A popular YouTube channel has been hijacked and is currently live-streaming a purported ask-me-anything (AMA) with Coinbase CEO Brian Armstrong.
However, the stream, which appears to have been running for 12 hours at press time on April 6, is a scam, encouraging users to send Bitcoin (BTC) payments, with the promise of a non-existent 5,000 BTC giveaway.
Classic crypto scam gets a fresh coat of paint
The YouTube scam follows a similar format to the well-known Twitter con, whereby a spoof account will be set up to mimic a well-known crypto or celebrity figure. Said figure has a large amount of Bitcoin or Ether (ETH) to give away, and by sending some of your own cryptocurrency to a given address, victims are promised between two and ten times the amount in return.
On this occasion, somebody has managed to hack into an already established YouTube channel, TopTenz, which boasts 1.63 million subscribers. The channel has been rebranded as “CoinbasePRO English.”
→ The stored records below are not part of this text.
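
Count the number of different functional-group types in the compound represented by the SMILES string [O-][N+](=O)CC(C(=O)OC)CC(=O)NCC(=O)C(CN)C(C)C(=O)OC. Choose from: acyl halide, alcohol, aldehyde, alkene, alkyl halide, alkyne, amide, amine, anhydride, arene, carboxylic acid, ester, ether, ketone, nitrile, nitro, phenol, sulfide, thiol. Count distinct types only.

5

Reading the structure from left to right:
  O2NCH2: –NO2 on carbon → nitro group.
  CH(COOCH3): pendant –COOCH3: carbonyl C bonded to C and –OCH3 → ester.
  CH2CONHCH2: –C(=O)–N– linkage → amide (the N is not an amine).
  CO: –C(=O)– with carbon on both sides → ketone.
  CH(CH2NH2): pendant –CH2NH2: N on sp³ C, no adjacent C=O → amine.
  COOCH3: –C(=O)OCH3: carbonyl C bonded to C and to –OCH3 → ester (not ketone + ether).
Distinct types present: amide, amine, ester, ketone, nitro.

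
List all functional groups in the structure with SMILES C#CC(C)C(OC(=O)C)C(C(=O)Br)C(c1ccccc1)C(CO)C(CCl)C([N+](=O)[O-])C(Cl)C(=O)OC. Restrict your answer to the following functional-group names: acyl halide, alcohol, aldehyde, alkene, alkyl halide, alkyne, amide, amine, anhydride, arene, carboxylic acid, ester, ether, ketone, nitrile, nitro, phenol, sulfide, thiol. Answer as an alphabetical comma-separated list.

acyl halide, alcohol, alkyl halide, alkyne, arene, ester, nitro

Taking each segment in turn:
  HC≡C: C≡C triple bond → alkyne.
  CH(OCOCH3): pendant –OC(=O)CH3: an acyloxy group → ester.
  CH(COBr): pendant –C(=O)X: carbonyl C bonded to C and halogen → acyl halide.
  CH(C6H5): pendant –C6H5: benzene ring → arene.
  CH(CH2OH): pendant –CH2OH on an sp³ backbone C → alcohol.
  CH(CH2Cl): pendant –CH2X: halogen on sp³ carbon → alkyl halide.
  CH(NO2): –NO2 on an sp³ carbon → nitro (the N=O is not a carbonyl).
  CH(Cl): halogen on an sp³ carbon → alkyl halide.
  COOCH3: –C(=O)OCH3: carbonyl C bonded to C and to –OCH3 → ester (not ketone + ether).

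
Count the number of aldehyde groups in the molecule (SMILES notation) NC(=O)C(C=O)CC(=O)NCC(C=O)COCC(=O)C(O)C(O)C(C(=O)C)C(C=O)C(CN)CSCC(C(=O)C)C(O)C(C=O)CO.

Working along the chain:
  H2NCO: –C(=O)NH2: carbonyl C bonded to C and to N → amide (the N is not a separate amine).
  CH(CHO): pendant –CHO: carbonyl C bonded to C and H → aldehyde.
  CH2CONHCH2: –C(=O)–N– linkage → amide (the N is not an amine).
  CH(CHO): pendant –CHO: carbonyl C bonded to C and H → aldehyde.
  CH2OCH2: C–O–C with sp³ carbons on both sides and no adjacent C=O → ether.
  CO: –C(=O)– with carbon on both sides → ketone.
  CH(OH): –OH on an sp³ carbon → alcohol (secondary).
  CH(OH): –OH on an sp³ carbon → alcohol (secondary).
  CH(COCH3): pendant –COCH3: carbonyl C bonded to two carbons → ketone.
  CH(CHO): pendant –CHO: carbonyl C bonded to C and H → aldehyde.
  CH(CH2NH2): pendant –CH2NH2: N on sp³ C, no adjacent C=O → amine.
  CH2SCH2: C–S–C linkage → sulfide (thioether).
  CH(COCH3): pendant –COCH3: carbonyl C bonded to two carbons → ketone.
  CH(OH): –OH on an sp³ carbon → alcohol (secondary).
  CH(CHO): pendant –CHO: carbonyl C bonded to C and H → aldehyde.
  CH2OH: –OH on an sp³ carbon → alcohol.
Aldehyde appears at: CH(CHO), CH(CHO), CH(CHO), CH(CHO) → 4.

4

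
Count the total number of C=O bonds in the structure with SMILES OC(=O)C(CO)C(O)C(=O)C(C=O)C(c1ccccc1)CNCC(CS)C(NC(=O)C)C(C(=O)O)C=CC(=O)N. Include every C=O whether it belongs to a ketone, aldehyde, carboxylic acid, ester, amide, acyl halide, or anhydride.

6

HOOC: carboxylic acid, 1 C=O (running total 1).
CO: ketone, 1 C=O (running total 2).
CH(CHO): aldehyde, 1 C=O (running total 3).
CH(NHCOCH3): amide, 1 C=O (running total 4).
CH(COOH): carboxylic acid, 1 C=O (running total 5).
CONH2: amide, 1 C=O (running total 6).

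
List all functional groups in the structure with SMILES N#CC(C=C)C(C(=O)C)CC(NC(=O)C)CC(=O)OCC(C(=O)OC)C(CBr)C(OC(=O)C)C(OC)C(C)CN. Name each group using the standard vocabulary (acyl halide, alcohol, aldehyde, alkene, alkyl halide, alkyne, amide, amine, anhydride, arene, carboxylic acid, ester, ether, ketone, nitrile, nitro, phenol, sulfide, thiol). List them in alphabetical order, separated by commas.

N≡C–: carbon triple-bonded to nitrogen → nitrile.
pendant –CH=CH2: C=C double bond → alkene.
pendant –COCH3: carbonyl C bonded to two carbons → ketone.
pendant –NHC(=O)CH3: N bonded to a carbonyl → amide (not amine).
–C(=O)–O–C with C on the carbonyl side → ester.
pendant –COOCH3: carbonyl C bonded to C and –OCH3 → ester.
pendant –CH2X: halogen on sp³ carbon → alkyl halide.
pendant –OC(=O)CH3: an acyloxy group → ester.
pendant –OCH3: C–O–C with sp³ C, no adjacent C=O → ether.
–NH2 on an sp³ carbon with no adjacent C=O → amine.

alkene, alkyl halide, amide, amine, ester, ether, ketone, nitrile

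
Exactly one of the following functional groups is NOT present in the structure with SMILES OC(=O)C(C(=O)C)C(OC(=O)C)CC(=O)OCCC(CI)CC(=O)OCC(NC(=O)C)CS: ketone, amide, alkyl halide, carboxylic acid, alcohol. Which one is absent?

alcohol

ketone: present (CH(COCH3) — pendant –COCH3: carbonyl C bonded to two carbons → ketone).
alkyl halide: present (CH(CH2I) — pendant –CH2X: halogen on sp³ carbon → alkyl halide).
carboxylic acid: present (HOOC — –COOH: carbonyl C bonded to –OH and C → carboxylic acid (the –OH is not a separate alcohol)).
amide: present (CH(NHCOCH3) — pendant –NHC(=O)CH3: N bonded to a carbonyl → amide (not amine)).
alcohol: absent. In HOOC, the –OH sits on a carbonyl carbon, making it part of a carboxylic acid, not an alcohol.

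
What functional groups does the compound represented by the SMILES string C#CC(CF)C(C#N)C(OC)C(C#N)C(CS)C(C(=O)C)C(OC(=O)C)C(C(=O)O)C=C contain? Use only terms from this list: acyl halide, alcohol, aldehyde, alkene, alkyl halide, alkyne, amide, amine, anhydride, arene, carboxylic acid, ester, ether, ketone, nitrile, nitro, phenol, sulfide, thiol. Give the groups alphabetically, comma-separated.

Working along the chain:
  HC≡C: C≡C triple bond → alkyne.
  CH(CH2F): pendant –CH2X: halogen on sp³ carbon → alkyl halide.
  CH(CN): pendant –C≡N: nitrile.
  CH(OCH3): pendant –OCH3: C–O–C with sp³ C, no adjacent C=O → ether.
  CH(CN): pendant –C≡N: nitrile.
  CH(CH2SH): pendant –CH2SH → thiol.
  CH(COCH3): pendant –COCH3: carbonyl C bonded to two carbons → ketone.
  CH(OCOCH3): pendant –OC(=O)CH3: an acyloxy group → ester.
  CH(COOH): pendant –COOH: carbonyl C bonded to C and –OH → carboxylic acid.
  CH=CH2: C=C double bond → alkene.

alkene, alkyl halide, alkyne, carboxylic acid, ester, ether, ketone, nitrile, thiol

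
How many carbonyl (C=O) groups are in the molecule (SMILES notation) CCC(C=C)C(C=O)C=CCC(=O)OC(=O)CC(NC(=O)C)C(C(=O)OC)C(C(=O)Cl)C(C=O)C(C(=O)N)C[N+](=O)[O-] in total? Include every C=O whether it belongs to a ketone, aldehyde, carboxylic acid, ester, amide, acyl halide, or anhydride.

CH(CHO): aldehyde, 1 C=O (running total 1).
CH2CO-O-COCH2: anhydride, 2 C=O (running total 3).
CH(NHCOCH3): amide, 1 C=O (running total 4).
CH(COOCH3): ester, 1 C=O (running total 5).
CH(COCl): acyl halide, 1 C=O (running total 6).
CH(CHO): aldehyde, 1 C=O (running total 7).
CH(CONH2): amide, 1 C=O (running total 8).

8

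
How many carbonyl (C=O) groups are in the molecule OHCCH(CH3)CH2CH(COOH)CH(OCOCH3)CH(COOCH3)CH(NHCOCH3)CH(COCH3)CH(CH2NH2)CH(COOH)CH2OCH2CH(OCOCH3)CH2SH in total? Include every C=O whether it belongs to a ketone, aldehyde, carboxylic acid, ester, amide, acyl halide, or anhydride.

8

OHC: aldehyde, 1 C=O (running total 1).
CH(COOH): carboxylic acid, 1 C=O (running total 2).
CH(OCOCH3): ester, 1 C=O (running total 3).
CH(COOCH3): ester, 1 C=O (running total 4).
CH(NHCOCH3): amide, 1 C=O (running total 5).
CH(COCH3): ketone, 1 C=O (running total 6).
CH(COOH): carboxylic acid, 1 C=O (running total 7).
CH(OCOCH3): ester, 1 C=O (running total 8).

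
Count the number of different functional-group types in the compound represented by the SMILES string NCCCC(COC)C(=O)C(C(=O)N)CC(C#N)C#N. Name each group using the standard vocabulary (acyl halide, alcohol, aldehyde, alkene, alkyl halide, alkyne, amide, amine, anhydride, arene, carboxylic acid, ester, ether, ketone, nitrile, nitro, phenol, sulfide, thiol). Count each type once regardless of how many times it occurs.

5

Working along the chain:
  H2NCH2: –NH2 on an sp³ carbon with no adjacent C=O → amine.
  CH(CH2OCH3): pendant –CH2OCH3: C–O–C linkage → ether.
  CO: –C(=O)– with carbon on both sides → ketone.
  CH(CONH2): pendant –CONH2: carbonyl C bonded to C and N → amide.
  CH(CN): pendant –C≡N: nitrile.
  CN: –C≡N: carbon triple-bonded to nitrogen → nitrile.
Distinct types present: amide, amine, ether, ketone, nitrile.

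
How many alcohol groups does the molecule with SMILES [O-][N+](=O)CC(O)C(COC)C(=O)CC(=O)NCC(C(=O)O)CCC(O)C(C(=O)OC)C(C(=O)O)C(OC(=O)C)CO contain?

–NO2 on carbon → nitro group.
–OH on an sp³ carbon → alcohol (secondary).
pendant –CH2OCH3: C–O–C linkage → ether.
–C(=O)– with carbon on both sides → ketone.
–C(=O)–N– linkage → amide (the N is not an amine).
pendant –COOH: carbonyl C bonded to C and –OH → carboxylic acid.
–OH on an sp³ carbon → alcohol (secondary).
pendant –COOCH3: carbonyl C bonded to C and –OCH3 → ester.
pendant –COOH: carbonyl C bonded to C and –OH → carboxylic acid.
pendant –OC(=O)CH3: an acyloxy group → ester.
–OH on an sp³ carbon → alcohol.
Alcohol appears at: CH(OH), CH(OH), CH2OH → 3.

3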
The channel has been live-streaming the AMA using old, looped footage of Brian Armstrong answering viewers’ questions.
The stream also has a Bitcoin address and QR code, promising that any Bitcoin sent will immediately have double the amount returned. Of course, sending Bitcoin to this address will result in nothing more than losing your coins.
Over $50,000 stolen… and counting
According to the Blockchain block explorer, only one transaction, with a value of 0.44 BTC has been sent to the address currently being promoted through the “giveaway.” The address has only been live for 2 hours, while the two previous addresses advertised received 2.548 BTC and 4.209 BTC respectively.
This makes a total of almost 7.2 BTC stolen so far — with a value of over $51,200 at press time.
Perhaps a more pertinent question than how much the scam has gained would be, “How can this still be happening live after 11 hours?”
YouTube, Coinbase, and the TopTenz YouTube did not immediately respond to Cointelegraph’s requests for comment. This article will be updated should they respond.